Una persona fuori dal comune, un ragazzo sempre col sorriso sul volto ma anche un perfezionista del lavoro, uno di quelli che vuole che tutto sia perfetto, per sé e per i suoi compagni. Un professionista dal talento cristallino e che non ha bisogno delle luci della ribalta. Nicola Mei è la guardia della Paperdì Caserta che mette i fatti, le sue triple innanzitutto, davanti alle parole – che comunque sono tante – e alle chiacchiere senza costrutto. La sua presenza, all’interno di questo roster, è foriera di esperienza e di tranquillità ed il suo legame con Caserta e con la tifoseria, nato lo scorso anno, lo rende un beniamino e un punto di riferimento.

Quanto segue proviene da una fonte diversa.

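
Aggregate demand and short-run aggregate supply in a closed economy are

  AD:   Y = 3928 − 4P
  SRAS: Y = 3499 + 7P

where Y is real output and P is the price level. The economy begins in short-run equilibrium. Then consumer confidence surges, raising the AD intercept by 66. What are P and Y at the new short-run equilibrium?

P = 45, Y = 3814

This is a positive demand shock: AD shifts right.
New AD: Y = 3994 − 4P.
Set AD = SRAS: 3994 − 4P = 3499 + 7P, so 495 = 11P and P = 45.
Y = 3994 − 4·45 = 3814.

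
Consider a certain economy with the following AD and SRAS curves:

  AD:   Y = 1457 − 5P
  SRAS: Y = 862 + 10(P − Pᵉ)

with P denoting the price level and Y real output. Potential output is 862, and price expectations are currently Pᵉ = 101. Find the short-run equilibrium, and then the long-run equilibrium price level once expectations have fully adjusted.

Short run: P = 107, Y = 922. Long run: P = 119.

Short run: with Pᵉ = 101, SRAS is Y = 10P − 148. Setting AD = SRAS gives 1605 = 15P, so P = 107 and Y = 1457 − 5·107 = 922.
Output 922 is above potential 862, so over time expected prices rise and SRAS shifts left until Y returns to 862.
Long run: Y = 862 on the AD curve gives 862 = 1457 − 5P, so P = 119.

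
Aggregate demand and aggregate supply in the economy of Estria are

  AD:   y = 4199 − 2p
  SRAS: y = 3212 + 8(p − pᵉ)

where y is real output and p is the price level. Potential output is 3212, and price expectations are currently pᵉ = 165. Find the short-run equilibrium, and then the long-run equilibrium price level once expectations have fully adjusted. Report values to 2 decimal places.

Short run: with pᵉ = 165, SRAS is y = 1892 + 8p. Setting AD = SRAS gives 2307 = 10p, so p = 230.70 and y = 4199 − 2p = 3737.60.
Output 3737.60 is above potential 3212, so over time expected prices rise and SRAS shifts left until y returns to 3212.
Long run: y = 3212 on the AD curve gives 3212 = 4199 − 2p, so p = 493.50.

Short run: p = 230.70, y = 3737.60. Long run: p = 493.50.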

Per uno che ha giocato in massima serie, ad alti livelli, per un atleta che è sempre stato abituato a prendersi le responsabilità quado chiamato in causa, sarebbe facile mettersi metaforicamente alla “guida del Bus” che sta portando i bianconeri verso la prima trasferta stagionale a Desio, e invece no. E out of track dell’intervista, quando gli chiedo cosa ami leggere la sua risposta non è banale: “Che ne è stato di te, Buzz Aldrin?” di Johan Harstad. Su colui che è stato il secondo uomo sulla luna, ma di cui non si parla, che parlando di basket è la metafora perfetta di uno come il #17 che ama il duro lavoro sporco, per il quale non serve necessariamente la celebrazione, ma che è quello che spesso, più di quanto si immagini, fa la differenza. Altro capitolo delle perle del “Venerabile Maestro”.
Allora, per te che sei un veterano di mille battaglie, quali sono le tue sensazioni su questa stagione, che è iniziata con un motore che ha già macinato parecchi chilometri? È stata lunga e faticosa, dominata dal caldo e fatta di tanti spostamenti. Avevamo il compito di mettere tanta benzina nelle gambe e di trovare il giusto modo per esprimerci sul campo, e penso che su questo punto possiamo dire di aver centrato l’obiettivo. Siamo stati fin dai primi giorni senza Paolo Paci, che è sicuramente un giocatore importante per noi e che quando tornerà sarà un vero valore aggiunto per la squadra, ma questo non ci ha rallentato. Siamo pronti a scendere in campo e non vediamo l’ora. L’anno passato ti abbiamo visto imbucare il canestro in tantissimi modi, con molti circus shot originali impossibili da replicare a casa: come fa un atleta come a te a creare ed allenare queste specifiche skills di tiro? Beh, come ho detto l’anno scorso ci sono anche le volte in cui è un ‘lancia e prega’ e sicuramente in molte altre circostanze la fortuna fa la sua parte. Scherzi a parte, bisogna allenarsi anche in situazioni del genere, farsi trovare pronti e saperne uscire, poi è ovvio, si conservano quelle che vanno dentro mentre dimentichiamo quelle che non trovano il canestro. Ed ora la prima in campionato, a Desio… Siamo questi, abbiamo qualche acciacco e saremo senza Paolo, faremo il possibile consapevoli dei nostri mezzi e con la voglia di tornare a casa senza aver lasciato sul campo nulla di intentato. Alessandro (Sperduto ndr) da Agrigento, ci chiedi di domandarti cripticamente: Stare lontani e… Stare lontani e volerti sempre qui, è una canzone di Amalfitano che ci ha accompagnato e che racconta bene ciò che è un legame che va oltre il campo, oltre le stagioni.
Poteva essere finita qui, ma la curiosità che Mei ha messo sulla sua scelta letteraria mi porta a cercare il testo e a spulciarlo e, da qualche parte, in quelle righe, ecco la perfetta descrizione che meglio di altre rappresenta il #17: “Non tutti vogliono essere i più grandi campioni del paese o far parte di svariati consigli d’amministrazione, non tutti vogliono essere i migliori avvocati, non tutti vogliono aprire gli occhi ogni mattina sul trionfo o la rovina dei titoli di giornale. […] Qualcuno vuole vedere il film non esserlo, qualcuno vuole fare il pubblico. Qualcuno vuol essere una ruota dell’ingranaggio. E non perché è costretto, ma perché lo vuole. Una paura questione matematica. Così me ne stavo seduto qui, in giardino, e non avrei voluto essere in nessun altro posto al mondo”.